There can be many ways to speed up looping in general, see here for some examples, but things like list comprehension aren’t really viable for a simulation where there might be hundreds of steps to process (maybe possible but hard to say).
Using map/reduce logic is a common way of taking advantage of the performance benefits of vectorization, but because each period is based on the one before it, you have to go step by step.
That is, you can’t just say:
F([a, b, c, d], i=100) = [f(a), f(b), f(c), f(d)]
It’s more like:
F([a, b, c, d], i=100) = [f(a, 99), f(b, 99), f(c, 99), f(d, 99)]
And then you’re back to looping again.
Structurally, this is a good example for recursion. It turns out that recursion combined with mapping in an object-oriented structure can take advantage of the performance benefits of vectorization.
So you can do:
_attr1, _attr2, _attr3, _attr4 = 0
def attr1(self, i): return self.attr1(i-1)
def attr2(self, i): return self.attr2(i-1)
def attr3(self, i): return self.attr3(i-1)
def attr4(self, i): return self.attr4(i-1)
def output(self, i):
# using map() to calculate every period simultaneously
return [map(self.attr1, i), map(self.attr2, i), map(self.attr3, i), map(self.attr4, i)]
# get 100 periods of simulation
In essence, it starts from the end, period=100, and then calculates each previous period until it gets to the beginning (period=0). From my testing I was getting a regular 10x speed improvement with this approach compared to looping.
1. This is definitely not complete code here. To avoid infinite recursion, it needs logic to prevent infinite recursion.
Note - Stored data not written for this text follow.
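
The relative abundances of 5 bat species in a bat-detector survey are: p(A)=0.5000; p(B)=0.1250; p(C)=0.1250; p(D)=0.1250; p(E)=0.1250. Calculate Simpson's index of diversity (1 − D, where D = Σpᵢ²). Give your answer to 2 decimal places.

0.69

D = 0.5² + 0.125² + 0.125² + 0.125² + 0.125² = 0.2500 + 0.0156 + 0.0156 + 0.0156 + 0.0156 = 0.3125 (working shown to 4 dp, full precision carried).
So 1 − D = 0.6875, i.e. 0.69 to 2 decimal places.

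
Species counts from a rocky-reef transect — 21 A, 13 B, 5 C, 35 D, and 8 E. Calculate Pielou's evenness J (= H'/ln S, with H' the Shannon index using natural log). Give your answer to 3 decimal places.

Total N = 21+13+5+35+8 = 82, so the proportions are 0.2561, 0.15854, 0.06098, 0.42683, 0.09756 (working shown to 5 dp, full precision carried).
H' = −Σ pᵢ ln pᵢ = −((-0.34886) + (-0.29199) + (-0.17057) + (-0.36339) + (-0.22705)) = 1.40185.
With S = 5 species, ln S = 1.60944, so J = 1.40185/1.60944 = 0.87102, i.e. 0.871 to 3 decimal places.

0.871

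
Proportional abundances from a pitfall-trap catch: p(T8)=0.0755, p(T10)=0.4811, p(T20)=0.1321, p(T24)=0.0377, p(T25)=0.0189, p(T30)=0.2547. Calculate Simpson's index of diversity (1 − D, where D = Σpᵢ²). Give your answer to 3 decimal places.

D = 0.0755² + 0.4811² + 0.1321² + 0.0377² + 0.0189² + 0.2547² = 0.00570 + 0.23146 + 0.01745 + 0.00142 + 0.00036 + 0.06487 = 0.32126 (working shown to 5 dp, full precision carried).
So 1 − D = 0.67874, i.e. 0.679 to 3 decimal places.

0.679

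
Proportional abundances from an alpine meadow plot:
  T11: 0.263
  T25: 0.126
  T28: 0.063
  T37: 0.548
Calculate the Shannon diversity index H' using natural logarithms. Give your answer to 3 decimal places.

Each pᵢ ln pᵢ term (working shown to 5 dp, full precision carried): 0.263×(-1.33560)=-0.35126, 0.126×(-2.07147)=-0.26101, 0.063×(-2.76462)=-0.17417, 0.548×(-0.60148)=-0.32961.
Sum = -1.11605, so H' = 1.116.

1.116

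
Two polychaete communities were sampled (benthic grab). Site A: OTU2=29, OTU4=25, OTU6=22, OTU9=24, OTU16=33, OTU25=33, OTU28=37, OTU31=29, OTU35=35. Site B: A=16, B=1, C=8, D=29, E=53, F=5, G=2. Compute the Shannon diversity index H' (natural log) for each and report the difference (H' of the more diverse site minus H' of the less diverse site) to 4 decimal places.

0.7673

Site A: N=267, proportions 0.108614, 0.093633, 0.082397, 0.089888, 0.123596, 0.123596, 0.138577, 0.108614, 0.131086, giving H' = 2.183271 (working shown to 6 dp, full precision carried).
Site B: N=114, proportions 0.140351, 0.008772, 0.070175, 0.254386, 0.464912, 0.04386, 0.017544, giving H' = 1.415957.
Difference = |2.183271 − 1.415957| = 0.767314, i.e. 0.7673 to 4 decimal places.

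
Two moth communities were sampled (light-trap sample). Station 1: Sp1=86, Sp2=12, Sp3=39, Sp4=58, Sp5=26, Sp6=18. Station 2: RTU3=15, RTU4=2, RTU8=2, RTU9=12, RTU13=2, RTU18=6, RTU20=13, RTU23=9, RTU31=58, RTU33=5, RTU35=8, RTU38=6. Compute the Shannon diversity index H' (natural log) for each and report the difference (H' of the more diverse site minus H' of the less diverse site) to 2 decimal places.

Station 1: N=239, proportions 0.359833, 0.050209, 0.16318, 0.242678, 0.108787, 0.075314, giving H' = 1.593557 (working shown to 6 dp, full precision carried).
Station 2: N=138, proportions 0.108696, 0.014493, 0.014493, 0.086957, 0.014493, 0.043478, 0.094203, 0.065217, 0.42029, 0.036232, 0.057971, 0.043478, giving H' = 1.960533.
Difference = |1.593557 − 1.960533| = 0.366976, i.e. 0.37 to 2 decimal places.

0.37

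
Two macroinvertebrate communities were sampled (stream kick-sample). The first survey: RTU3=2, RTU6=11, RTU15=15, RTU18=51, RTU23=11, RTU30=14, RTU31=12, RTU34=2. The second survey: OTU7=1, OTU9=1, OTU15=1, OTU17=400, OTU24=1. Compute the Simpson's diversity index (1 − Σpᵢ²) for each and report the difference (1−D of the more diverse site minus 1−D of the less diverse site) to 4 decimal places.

The first survey: N=118, proportions 0.016949, 0.09322, 0.127119, 0.432203, 0.09322, 0.118644, 0.101695, 0.016949, giving 1−D = 0.754668 (working shown to 6 dp, full precision carried).
The second survey: N=404, proportions 0.002475, 0.002475, 0.002475, 0.990099, 0.002475, giving 1−D = 0.019679.
Difference = |0.754668 − 0.019679| = 0.734989, i.e. 0.7350 to 4 decimal places.

0.7350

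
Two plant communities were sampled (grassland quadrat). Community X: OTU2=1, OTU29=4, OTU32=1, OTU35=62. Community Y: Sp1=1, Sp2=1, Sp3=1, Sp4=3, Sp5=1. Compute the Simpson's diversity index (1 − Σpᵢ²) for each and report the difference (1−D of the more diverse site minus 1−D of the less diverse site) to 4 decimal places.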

Depending on how you want your output to look, the output vector may need to be coalesced differently.
2. For more complex logic, lru_cache comes in handy for memoization to avoid repeat method calls.
3. This is assuming the logic can be handled with tail recursion — recursive logic at the end of the method rather than the beginning. I haven’t tested it with head recursion, but I assume you are more likely to have issues with maximum recursion depending on how the code is structured.
4. There may be limitations on the number of periods that this can handle based on max recursion limit in settings. I never hit it, but I can imagine it happening.